Pewnego wieczoru
Siedządz i pisząc - już kolejną noc, książkę na temat seryjnego mordercy i genialnego detektywa który chce go złapać. Zupełnie jak to bywa w typowych kriminałach.
Zaczołem słyszeć stukanie w szkło
Zobaczyłem odruchowo w okno.
Lecz niczego ani nikogo tam nie było z resztą było by to mało możliwe ponieważ mieszkam na 3 piętrze.
Stukanie było coraz głośniejsze i nie ustawało stając się coraz bardziej.
Zaczołem przeszukiwać dom w celu odnalezienia rzeczy lub osoby, która by wydawała takie dźwięki. W końcu wchodząc do łazienki dzwęk wydawał się mocnejszy. Owy dźwięk wydobywał się z
Lustra
Z początku nie wierzyłem samemu sobie ponieważ to trochę nie możliwe by stukanie dobiegało z czegoś takiego jak lustro, ale po chwili przypomniałem sobie że lustro ma drewnianą ramę w której mogą być termity więc wróciłem do pisania książki do pokoju
Lecz te stukanie było tak irytujące że postanowiłem zrobić coś z tym lustrem, wynieść na strych czy coś w tym rodzaju.
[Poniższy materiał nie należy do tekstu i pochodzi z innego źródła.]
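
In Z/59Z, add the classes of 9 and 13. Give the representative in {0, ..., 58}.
22

Both summands are already reduced mod 59. 9 + 13 = 22; 22 = 0·59 + 22, so (9 + 13) mod 59 = 22.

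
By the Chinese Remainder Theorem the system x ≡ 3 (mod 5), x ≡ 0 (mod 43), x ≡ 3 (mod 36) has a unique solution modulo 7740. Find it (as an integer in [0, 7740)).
The moduli 5, 43, 36 are pairwise coprime, so by the CRT there is a unique solution mod 5·43·36 = 7740.
Solve by successive substitution. Start with x ≡ 3 (mod 5).
  Combine with x ≡ 0 (mod 43): write x = 3 + 5·t and require 3 + 5·t ≡ 0 (mod 43), i.e. 5·t ≡ 0 − 3 ≡ 40 (mod 43). Since 5^(−1) ≡ 26 (mod 43), t ≡ 26·40 ≡ 8 (mod 43). So x ≡ 3 + 5·8 = 43 (mod 215).
  Combine with x ≡ 3 (mod 36): write x = 43 + 215·t and require 43 + 215·t ≡ 3 (mod 36), i.e. 215·t ≡ 3 − 43 ≡ 32 (mod 36). Since 215^(−1) ≡ 35 (mod 36) (215 ≡ 35 (mod 36)), t ≡ 35·32 ≡ 4 (mod 36). So x ≡ 43 + 215·4 = 903 (mod 7740).
Unique solution in [0, 7740): x = 903.

Final answer: x ≡ 903 (mod 7740); the representative in [0, 7740) is 903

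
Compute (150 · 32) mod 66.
Reduce the factors first: 150 ≡ 18 (mod 66), so 150 · 32 ≡ 18 · 32 (mod 66). 18 · 32 = 576. Dividing by 66: 576 = 8·66 + 48. So (150 · 32) mod 66 = 48.

Final answer: 48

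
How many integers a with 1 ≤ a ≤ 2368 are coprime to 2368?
1152

The number of a ∈ {1, ..., 2368} with gcd(a, 2368) = 1 is by definition Euler's totient φ(2368). φ is multiplicative, with φ(p^e) = p^e − p^(e−1). Factorise 2368 = 2^6 · 37. Then
  φ(2368) = (2^6 − 2^5) · (37 − 1) = 32 · 36 = 1152.
So there are 1152 such integers.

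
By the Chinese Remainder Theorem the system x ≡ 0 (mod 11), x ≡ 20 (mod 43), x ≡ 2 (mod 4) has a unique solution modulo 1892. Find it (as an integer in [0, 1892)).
The moduli 11, 43, 4 are pairwise coprime, so by the CRT there is a unique solution mod 11·43·4 = 1892.
Solve by successive substitution. Start with x ≡ 0 (mod 11).
  Combine with x ≡ 20 (mod 43): write x = 11·t and require 11·t ≡ 20 (mod 43). Since 11^(−1) ≡ 4 (mod 43), t ≡ 4·20 ≡ 37 (mod 43). So x ≡ 11·37 = 407 (mod 473).
  Combine with x ≡ 2 (mod 4): write x = 407 + 473·t and require 407 + 473·t ≡ 2 (mod 4), i.e. 473·t ≡ 2 − 407 ≡ 3 (mod 4). Since 473^(−1) ≡ 1 (mod 4) (473 ≡ 1 (mod 4)), t ≡ 1·3 ≡ 3 (mod 4). So x ≡ 407 + 473·3 = 1826 (mod 1892).
Unique solution in [0, 1892): x = 1826.

Final answer: x ≡ 1826 (mod 1892); the representative in [0, 1892) is 1826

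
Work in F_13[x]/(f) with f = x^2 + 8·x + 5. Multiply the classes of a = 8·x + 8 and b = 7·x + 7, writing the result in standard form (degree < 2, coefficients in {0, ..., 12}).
a · b ≡ 2·x + 10 (mod f(x))

Multiply as integer polynomials: a · b = 56·x^2 + 112·x + 56. Reducing coefficients mod 13: a · b ≡ 4·x^2 + 8·x + 4. Now divide by f(x) = x^2 + 8·x + 5 in F_13[x], eliminating the leading term at each step:
  leading term 4·x^2: subtract (4)·f(x) = 4·x^2 + 6·x + 7, leaving 2·x + 10 (coefficients mod 13)
The degree is now < 2, so this is the remainder. Hence a · b ≡ 2·x + 10 in F_13[x]/(f).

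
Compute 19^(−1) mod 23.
Apply the extended Euclidean algorithm to (23, 19), tracking rows (r, s, t) with s·23 + t·19 = r. Each division r_prev = q·r_cur + r_new produces the new row as (previous row) − q·(current row):
  row A: (23, 1, 0)   [1·23 + 0·19 = 23]
  row B: (19, 0, 1)   [0·23 + 1·19 = 19]
  23 = 1·19 + 4   → row C = row A − 1·row B = (4, 1, −1)   [check: 1·23 − 1·19 = 4]
  19 = 4·4 + 3   → row D = row B − 4·row C = (3, −4, 5)   [check: −4·23 + 5·19 = 3]
  4 = 1·3 + 1   → row E = row C − 1·row D = (1, 5, −6)   [check: 5·23 − 6·19 = 1]
  3 = 3·1 + 0   → remainder 0, stop. gcd = 1 (last nonzero row E).
The gcd is 1, so 19 is invertible mod 23. The last nonzero row gives 5·23 − 6·19 = 1, so t = −6. So 19^(−1) ≡ −6 ≡ 17 (mod 23). Verify: 19 · 17 = 323 ≡ 1 (mod 23). ✓

Final answer: 19^(−1) ≡ 17 (mod 23)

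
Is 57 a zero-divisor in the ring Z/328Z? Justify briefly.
NO

gcd(57, 328) = 1, so 57 is a unit in Z/328Z (it has a multiplicative inverse). A unit cannot be a zero-divisor: if 57·b ≡ 0 then multiplying both sides by 57^(−1) gives b ≡ 0. So 57 is not a zero-divisor.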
O tej porze w toalecie panował taki mrok że nie było w niej dosłownie nic widać plus do tego te stukanie i skrobanie wydobywające się z niej mroziło mi krew w żyłach. Zapaliłem więc światło bym się czuł pewniej
I wtedy zobaczyłem TO. Nie mam pojęcia co to było ani jak na mnie patrzyła z lustra ale owa istota była bardzo przerażająca.postać z postóry przypominał około piętnasto letniego chłopca, miał na twarzy szwy które była tak blisko ust że tworzyły uśmiech jego włosy aż do policzków delikatnie je zasłaniały. Nastolatek miał na sobie czarno-biały sweter w paski, który wydawał się być pobrudzony jakby zakrzepniętą krwią.Z mojego gardła wydobył się krzyk przepełniający cały mój dom.
Po chwili TO co się znajdowało w lustrze dmuchneło na szybe dzięki czemu na szklanej powłoce lustra pojawiła się para i po chwili chłopiec z Lustra zaczoł na niej kreślić litery :-Spokojnie. Nie masz się czego bać - nakreśliła dosyć cienkimi literami zjawa
Po chwili gdy już jakoś się odzsknołem z transu z powodowanego strachem również potraktowałem lustro swoim odechem i napisałem :
-kim jesteś?
Lecz o dziwo chłopiec nic potem nie odpisał
Postastanowiłem więc położyć się spać z myślą że to zapewne były halucynacje po długim nie spaniu i pracowaniu nad moją ukochaną książką Więc zapisałem plik na komputerze i pracę nad nią przełożyłem na jutro rano czy tak o której się obudzę po tylu godzinach bez spania.